Política e Resenha

Decisão Judicial Restabelece a Vida Como Prioridade em Vitória da Conquista

 

Por Padre Carlos

A Justiça falou — e falou em nome da vida.

 

O juiz Reno Viana Soares, titular da 2ª Vara da Fazenda Pública, concedeu medida liminar em Ação Civil Pública ajuizada pelo Ministério Público do Estado da Bahia para garantir a assistência à saúde em Vitória da Conquista. A decisão determina que o Hospital UNIMEC (Unidade Médico Cirúrgica Limitada) retome imediatamente a prestação de serviços pelo Sistema Único de Saúde (SUS), incluindo atendimentos de urgência e emergência.
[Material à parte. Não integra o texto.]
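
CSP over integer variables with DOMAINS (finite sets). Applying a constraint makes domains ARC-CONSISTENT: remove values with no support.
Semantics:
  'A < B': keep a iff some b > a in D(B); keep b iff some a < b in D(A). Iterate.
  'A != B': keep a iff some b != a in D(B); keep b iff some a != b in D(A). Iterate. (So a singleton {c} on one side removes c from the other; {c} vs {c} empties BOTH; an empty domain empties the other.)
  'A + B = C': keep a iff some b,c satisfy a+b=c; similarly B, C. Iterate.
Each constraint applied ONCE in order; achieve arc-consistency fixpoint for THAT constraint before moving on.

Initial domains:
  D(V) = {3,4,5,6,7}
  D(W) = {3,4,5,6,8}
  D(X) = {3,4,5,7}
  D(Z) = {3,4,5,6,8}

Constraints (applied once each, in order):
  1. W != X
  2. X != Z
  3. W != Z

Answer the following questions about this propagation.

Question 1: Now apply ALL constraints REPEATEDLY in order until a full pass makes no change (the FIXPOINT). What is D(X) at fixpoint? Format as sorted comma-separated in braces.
pass 0 (initial): D(X)={3,4,5,7}
pass 1: no change
Fixpoint after 1 passes: D(X) = {3,4,5,7}

Answer: {3,4,5,7}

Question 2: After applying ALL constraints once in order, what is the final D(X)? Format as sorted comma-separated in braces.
Constraint 1 (W != X) on D(W)={3,4,5,6,8} D(X)={3,4,5,7}: no change
Constraint 2 (X != Z) on D(X)={3,4,5,7} D(Z)={3,4,5,6,8}: no change
Constraint 3 (W != Z) on D(W)={3,4,5,6,8} D(Z)={3,4,5,6,8}: no change
So after all 3 constraints: D(X) = {3,4,5,7}

Answer: {3,4,5,7}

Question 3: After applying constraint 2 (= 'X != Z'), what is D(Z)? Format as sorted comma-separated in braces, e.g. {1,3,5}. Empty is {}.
Constraint 1 (W != X) on D(W)={3,4,5,6,8} D(X)={3,4,5,7}: no change
Constraint 2 (X != Z) on D(X)={3,4,5,7} D(Z)={3,4,5,6,8}: no change
So after constraint 2: D(Z) = {3,4,5,6,8}

Answer: {3,4,5,6,8}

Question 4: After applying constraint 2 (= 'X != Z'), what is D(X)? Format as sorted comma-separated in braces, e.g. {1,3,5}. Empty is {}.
Constraint 1 (W != X) on D(W)={3,4,5,6,8} D(X)={3,4,5,7}: no change
Constraint 2 (X != Z) on D(X)={3,4,5,7} D(Z)={3,4,5,6,8}: no change
So after constraint 2: D(X) = {3,4,5,7}

Answer: {3,4,5,7}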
Não se trata de um detalhe burocrático. Trata-se de vidas.

A determinação judicial, articulada pela promotora de Justiça Guiomar Miranda de Oliveira Melo, estabelece que o hospital mantenha o atendimento por um período de seis meses. Esse prazo é considerado essencial para que o Município possa organizar a contratação de uma nova unidade hospitalar, evitando a desassistência da população que depende exclusivamente da rede pública.

A decisão é técnica, equilibrada e, sobretudo, responsável. Não há rompantes ideológicos aqui — há compromisso com o direito constitucional à saúde.

É preciso dizer com clareza: quando uma unidade hospitalar que atua no sistema público interrompe serviços essenciais, não está lidando com contratos frios, mas com seres humanos em situação de vulnerabilidade. Urgência e emergência não admitem negociação financeira como condição prévia à assistência.

A liminar restabelece o eixo moral da questão. Obriga o hospital a cumprir sua responsabilidade enquanto o poder público reorganiza a rede. Garante previsibilidade administrativa. E, acima de tudo, impede que a população fique à mercê de impasses contratuais.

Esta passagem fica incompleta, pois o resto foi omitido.